PDA

View Full Version : [ubuntu] Internet banking setup



jochem
February 5th, 2010, 01:23 PM
I'm a Linux newbe, but I'm worried. My parents are using the same (windows) laptop for internet banking, as my little brother does for doing all sorts of dangerous things.

So I thought I'd create a persistent bootable linux usb stick just for internet banking.

(1)Is Ubuntu suited for this?
(2)Should I use firefox or chrome, or any other browser?
(3)Should I use apparmor? This is enabled by default in Ubuntu right?
(4)Should I use a firewall like iptables? How easy is this to set up?
(5)Should I disable unneeded services? Or doesn't this make my Ubuntu more secure?
(6)I've heard things about encrypting home. Should I do this?

Links to simple newbe guides to Linux security are appreciated.

ajgreeny
February 5th, 2010, 03:29 PM
I'm a Linux newbe, but I'm worried. My parents are using the same (windows) laptop for internet banking, as my little brother does for doing all sorts of dangerous things.

So I thought I'd create a persistent bootable linux usb stick just for internet banking.

(1)Is Ubuntu suited for this?
(2)Should I use firefox or chrome, or any other browser?
(3)Should I use apparmor? This is enabled by default in Ubuntu right?
(4)Should I use a firewall like iptables? How easy is this to set up?
(5)Should I disable unneeded services? Or doesn't this make my Ubuntu more secure?
(6)I've heard things about encrypting home. Should I do this?

Links to simple newbe guides to Linux security are appreciated.

Here are answers to your questions.

1] Yes.
2] Either browser is fine, it really doesn't matter, use whichever you prefer.
3] No need to specifically use this, just use the browser as normal.
4] When you use Ubuntu it will already be using iptables and you will not need to configure it any more.
5] No real need to do this as they will not really make a scrap of difference to security.
6] Again no real need to do this unless you are totally paranoid about security. It can also make life a bit more difficult if things go wrong and you need to retrieve your home files with a live CD system.

For a general discussion on Ubuntu security see https://help.ubuntu.com/community/Security

jochem
February 5th, 2010, 03:51 PM
Here are answers to your questions.

1] Yes.
2] Either browser is fine, it really doesn't matter, use whichever you prefer.
3] No need to specifically use this, just use the browser as normal.
4] When you use Ubuntu it will already be using iptables and you will not need to configure it any more.
5] No real need to do this as they will not really make a scrap of difference to security.
6] Again no real need to do this unless you are totally paranoid about security. It can also make life a bit more difficult if things go wrong and you need to retrieve your home files with a live CD system.

For a general discussion on Ubuntu security see https://help.ubuntu.com/community/Security

Thanks!
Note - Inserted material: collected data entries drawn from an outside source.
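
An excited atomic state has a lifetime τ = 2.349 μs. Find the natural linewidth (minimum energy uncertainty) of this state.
140.105 peV

Using the energy-time uncertainty principle:
ΔEΔt ≥ ℏ/2

The lifetime τ represents the time uncertainty Δt.
The natural linewidth (minimum energy uncertainty) is:

ΔE = ℏ/(2τ)
ΔE = (1.055e-34 J·s) / (2 × 2.349e-06 s)
ΔE = 2.245e-29 J = 140.105 peV

This natural linewidth limits the precision of spectroscopic measurements.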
Not having to do all those things will save some time :)

Bachstelze
February 5th, 2010, 04:40 PM
I agree with all of the above except:

2) I personally don't trust anything Google, so Chrome is a no-no for me
6) Encrypted home directories are totally transparent to the user. Especially on an USB stick, which is easily lost/stolen, it would be a good idea.

doas777
February 5th, 2010, 04:49 PM
some clarification on firewalls and services:

in order for anyone to contact your machine, they need a service on your pc that is listening for commands recieved on a port.

in ubuntu by default, there are no network services installed, so there are no open ports that will take a command. as a result iptables is there but not doing anything (which si fine, you don't have any ports that need protecting.)
if you start opening network ports and/or installing network services, then some firewall configuration may be required, but it is still minimal.

for local services, you don't need to worry about them from a banking security perspective, but it may be useful for prevent privilege escalation expolits if someone ever gets access to your box physically. disk encryption is the same way. it protects you against someone stealing your laptop, not against a hacker mining your data while you are logged in.

jochem
February 5th, 2010, 04:58 PM
Thanks for clearing things up everyone!